Abstract A123: Structure-function studies and drug design on the histone lysine methyl methyltransferases NSD1, NSD2/MMSET/WHSC1, and NSD3/WHSC1L1.

Chromatin remodelers that include histone methyl transferases (HMTases) are becoming a focal point in cancer drug development. The NSD family of three HMTases, NSD1, NSD2/MMSET/WHSC1, and NSD3/WHSC1L are bona fide oncogenes found aberrantly expressed in several cancers, suggesting their potential role for novel therapeutic strategies. Several histone modifiers including HMTase have clear roles in human carcinogenesis but the extent of their functions and regulations are not well understood, especially in pathological conditions.

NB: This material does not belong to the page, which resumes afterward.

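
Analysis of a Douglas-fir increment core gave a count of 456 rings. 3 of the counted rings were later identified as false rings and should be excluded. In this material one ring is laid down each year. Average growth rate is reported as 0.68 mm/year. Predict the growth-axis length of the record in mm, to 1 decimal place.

308.0 mm

After corrections the count is 456 − 3 = 453 rings.
Predicted length = 0.68 mm/year × 453 years = 308.0 mm.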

The extents of the NSDs biological roles in normal and pathological conditions remain unclear. In particular, the substrate specificity of the NSDs remains unsettled and discrepant data has been reported. NSD2/MMSET is a focal point for therapeutic interventions against multiple myeloma and especially for t(4;14) myeloma, which is associated with a significantly worse prognosis than other biological subgroups. Multiple myeloma is the second most common hematological malignancy in the United States, after non-Hodgkin lymphoma. Herein, we investigated the in vitro mechanisms of histone mark recognition and modifications by the SET domain of the NSDs and identify novel HMTase inhibitors by virtual ligand screening that may pave the way to specific NSD2/MMSET inhibitors suitable for therapeutic efforts against malignancies that include multiple myeloma. Our data highlights the versatility of NSD1, NSD2, and NSD3 in recognizing and methylating lysine marks on H3 and H4. We report for the discovery of LEM-07 an inhibitor of NSD2/MMSET with an IC50 of 11.2 μM against H3K36 methylation in vitro. LEM-07 would be useful to explore the biology of NSD2. Citation Information: Mol Cancer Ther 2013;12(11 Suppl):A123. Citation Format: Eric Di Luccio, Masayo Morishita, Damiaan Mevius, Yunpeng Chen. Structure-function studies and drug design on the histone lysine methyl methyltransferases NSD1, NSD2/MMSET/WHSC1, and NSD3/WHSC1L1. [abstract]. In: Proceedings of the AACR-NCI-EORTC International Conference: Molecular Targets and Cancer Therapeutics; 2013 Oct 19-23; Boston, MA. Philadelphia (PA): AACR; Mol Cancer Ther 2013;12(11 Suppl):Abstract nr A123.